Sarny massacre
- Location: Sarny;
- Type: Massacre
- Cause: Holocaust
- Target: Jewish and Roma civilians
- Deaths: 14,000-18,000

= Sarny massacre =

1942 German-Ukrainian killing of Jews in Poland

The Sarny massacre was the execution of an estimated 14,000-18,000 people, mostly Jews, in the Nazi-occupied Polish city of Sarny (now Rivne Oblast of Ukraine) on August 27-28, 1942.

==History==
===Before the massacre===
The city of Sarny, then part of Poland between 1919 and 1939, was captured by Nazi Germany on July 8, 1941, following the German attack on the Soviet Union on June 22, 1941. Sarny had a Jewish population of between 5,000 and 7,000. Soviet forces, who had occupied the city following the Ribbentrop-Molotov Pact and the Soviet invasion of Poland in 1939, retreated. Ukrainian nationalists did not retreat with the Soviet forces, but instead saw an opportunity to support the independence of Ukraine through alliances with the Nazis.

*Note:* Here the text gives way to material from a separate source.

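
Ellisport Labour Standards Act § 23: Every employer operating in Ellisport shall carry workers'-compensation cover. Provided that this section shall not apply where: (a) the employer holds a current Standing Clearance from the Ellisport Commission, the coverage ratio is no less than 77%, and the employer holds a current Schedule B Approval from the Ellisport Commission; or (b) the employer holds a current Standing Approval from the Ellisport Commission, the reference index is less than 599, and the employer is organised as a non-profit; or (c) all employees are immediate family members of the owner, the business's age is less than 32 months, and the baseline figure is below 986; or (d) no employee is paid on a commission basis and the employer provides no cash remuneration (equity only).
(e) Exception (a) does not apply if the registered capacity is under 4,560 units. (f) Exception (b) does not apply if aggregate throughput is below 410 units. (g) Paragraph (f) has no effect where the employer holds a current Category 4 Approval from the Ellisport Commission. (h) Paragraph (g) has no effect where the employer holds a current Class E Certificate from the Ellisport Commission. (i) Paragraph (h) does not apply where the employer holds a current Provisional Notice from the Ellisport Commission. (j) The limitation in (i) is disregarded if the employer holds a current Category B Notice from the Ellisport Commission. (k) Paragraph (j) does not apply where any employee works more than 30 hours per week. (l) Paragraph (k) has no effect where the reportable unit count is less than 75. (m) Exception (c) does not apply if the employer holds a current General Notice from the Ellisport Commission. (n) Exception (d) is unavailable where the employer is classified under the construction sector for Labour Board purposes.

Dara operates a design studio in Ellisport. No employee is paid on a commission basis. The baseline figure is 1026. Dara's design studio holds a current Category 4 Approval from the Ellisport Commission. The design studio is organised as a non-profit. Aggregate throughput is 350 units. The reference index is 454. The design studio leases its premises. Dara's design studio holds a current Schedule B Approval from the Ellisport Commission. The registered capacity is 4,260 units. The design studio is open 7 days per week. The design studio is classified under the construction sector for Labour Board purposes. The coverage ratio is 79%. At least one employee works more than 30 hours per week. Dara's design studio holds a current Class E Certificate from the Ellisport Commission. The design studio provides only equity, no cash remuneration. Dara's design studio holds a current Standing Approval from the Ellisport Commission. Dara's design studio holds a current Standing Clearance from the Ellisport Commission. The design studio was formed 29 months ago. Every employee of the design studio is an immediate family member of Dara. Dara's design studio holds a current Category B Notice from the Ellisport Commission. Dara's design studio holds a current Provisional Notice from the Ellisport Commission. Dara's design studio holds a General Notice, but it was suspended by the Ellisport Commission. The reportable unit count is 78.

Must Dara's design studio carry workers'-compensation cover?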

Shortly following the German occupation, the Nazis permitted Ukrainians to loot Jewish assets over a three-day period. The Nazis also commandeered Jews as forced labour. After the looting by Ukrainians, the Jews of Sarny were forced to hand over most assets to the Nazis, with orders largely enforced by the Ukrainian Auxiliary Police, a volunteer organisation established by the Nazis.

Between April 2 and 4, 1942, a ghetto was established in Sarny, into which were forced the Jews from Sarny and the surrounding towns. Approximately 6,000 Jews were forced into the ghetto.

In August 1942, the Jews in the Sarny ghetto were moved to the Poleska camp in Sarny. This camp already contained an estimated 15,000 Jews who had been forced there from various points in northeast Volhynia. The name "Poleska" referred to an area in Sarny of predominantly Polish settlement, with such settlement having been encouraged by the Polish government, subsequent to its occupation of the city in 1921.

Later in August 1942, immediately prior to the massacre, more Jews from surrounding towns were forcibly moved to Sarny. One such town was Berezhnitza, also known as Bereznica, then a predominantly Jewish town of approximately 1,400 people, approximately fifteen miles northwest of Sarny. On August 26, 1942, the remaining Jews in Berezhnitza, numbering approximately 1,000, were marched to Sarny, with approximately half being murdered during the journey. Similarly, on August 26, 1942, the entire Jewish population of nearby Rokitno was ordered into the market square, where people were systematically shot or herded into waiting rail cars, destined for Sarny. Jews were also forcibly transferred to Sarny from the towns of Tomashgorod, Klesov and Dubrovitsa.

===Massacre===
The Sarny Massacre II took place over two days, on August 27–28, 1942. It is estimated that between 14,000 and 18,000 people, mostly Jews from Sarny and surrounding towns, including an estimated 100 Roma, were systematically executed in the ravines on the outskirts of the town, where pits had been prepared. The executions were carried out by German troops and the Ukrainian Auxiliary Police, assisted by some 200 members of Organization Todt. Some escaped the massacre by running into the nearby forests after some of the prisoners set fire to huts in the camp and urged people to flee. Thousands attempted to escape, with many being murdered on the streets of Sarny, or otherwise during the course of attempted flight.

===Aftermath===
As of 1945, approximately 100 people were identified as Holocaust survivors from Sarny. It is unclear how many of these survivors had escaped the massacre on August 27–28, 1942. The remnants of the Sarny community fenced in the local Jewish cemetery and restored the tombstones that had previously been used as pavement stones. The cemetery was later destroyed through the construction of a football stadium over it.

Three memorials commemorating those killed in the Sarny Massacre, made of three mountains of bones covered with sand, have been erected at the site of the Sarny Massacre. A memorial to those killed has also been erected in Holon Cemetery, Israel. A memorial book of the history of the Jewish community in Sarny was published in 1961, containing first-person accounts by community survivors.